Life Is Meals_ A Food Lover's Book of Days - James Salter [59]
BUTTERMILK
Buttermilk, for centuries a drink of shepherds and milkmaids, is a byproduct of the churning of butter. Slightly sour-tasting and thicker than ordinary milk, it also, contrary to its name, contains less fat. Real buttermilk is not so easy to find. The product that is labeled “cultured buttermilk” is a manufactured replica, but not as good.
LEARNED HAND
Learned Hand, known as the greatest American judge never to serve on the Supreme Court and admired for his many, often-cited decisions, once gave a description of what would be, for him, a perfect day:
A soft, summer day in June would begin with a walk in the garden with his wife and, much later, after a number of other events, a nap with her, then cocktails with all the friends they had valued throughout life. Crowning it all would be a magnificent dinner and afterward, conversation with the most brilliant and glorious figures in history, the climax of which would be Marcus Aurelius turning to Voltaire and saying, “Oh, shut up. I want to hear what Learned Hand has to say.”
BLUEBERRIES
According to Waverly Root, certain Alaskan voles are so fond of blueberries that they have blue teeth during the season. These are wild blueberries, of course, smaller and less sweet than the cultivated variety found in stores and widely agreed to be better in pies.
Barbara Stone, who ran a modeling agency in New York and is an expert cook, has the following recipe for an open blueberry pie that takes no more than twenty minutes to prepare, with superior results.
BLUEBERRY PIE
1 cup blueberries, mashed
¾ cup sugar
½ cup water
2 tablespoons cornstarch
3 cups whole blueberries
In a saucepan, cook the first four ingredients over high heat, stirring into a thick sauce (it thickens suddenly). Remove from the stove and immediately mix in the three cups of whole blueberries. Put into a baked pie shell—the best quality frozen pie shell available. Serve with whipped or ice cream.
DINNER COMPANIONS
Epicurus, Montaigne, and many others offer the same advice: choose the companions first. Certain people will be better with certain others. A few will go well with anybody.
Once in London, Robert Ginna, at the time a film producer and afterward editor in chief of Little, Brown and Company, was invited with his wife to dinner at the Savoy. The host was a wealthy man who had racehorses and also a stunning French mistress who was present, along with the host’s son and daughter-in-law.

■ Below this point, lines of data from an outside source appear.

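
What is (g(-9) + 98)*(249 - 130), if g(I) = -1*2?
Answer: 11424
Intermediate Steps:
g(I) = -2
(g(-9) + 98)*(249 - 130) = (-2 + 98)*(249 - 130) = 96*119 = 11424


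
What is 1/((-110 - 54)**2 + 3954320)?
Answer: 1/3981216 ≈ 2.5118e-7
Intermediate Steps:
1/((-110 - 54)**2 + 3954320) = 1/((-164)**2 + 3954320) = 1/(26896 + 3954320) = 1/3981216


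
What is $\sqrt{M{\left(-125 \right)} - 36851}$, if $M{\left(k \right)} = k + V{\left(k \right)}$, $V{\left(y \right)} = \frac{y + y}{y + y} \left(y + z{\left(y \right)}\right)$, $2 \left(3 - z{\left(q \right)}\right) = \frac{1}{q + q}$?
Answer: $\frac{7 i \sqrt{1892755}}{50} \approx 192.61 i$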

Ginna sat next to the mistress, who was wearing emeralds and who, throughout the meal, ignored him until the very end, when for a few dizzying minutes she directed her full powers at him. He imagined he behaved normally.
Afterward they all walked to the bar. Margaret, Ginna’s wife, was walking beside him. “That’s all right, darling,” she consoled him in a low voice. “When you get to be his age, you can have one, too. Every boy should.”
FETA
In an ordinary small grocery store in Greece there will often be three or four containers of differing qualities of feta, white and crumbly the signature cheese of Greece. Feta, like the French Roquefort, is made from sheep’s milk. At a certain point, its ripening is arrested with brine, and the cheese stays in brine to keep its freshness and flavor. It is sold in bulk, the amount you desire being cut off and weighed. Feta, in Greek, means “slice.”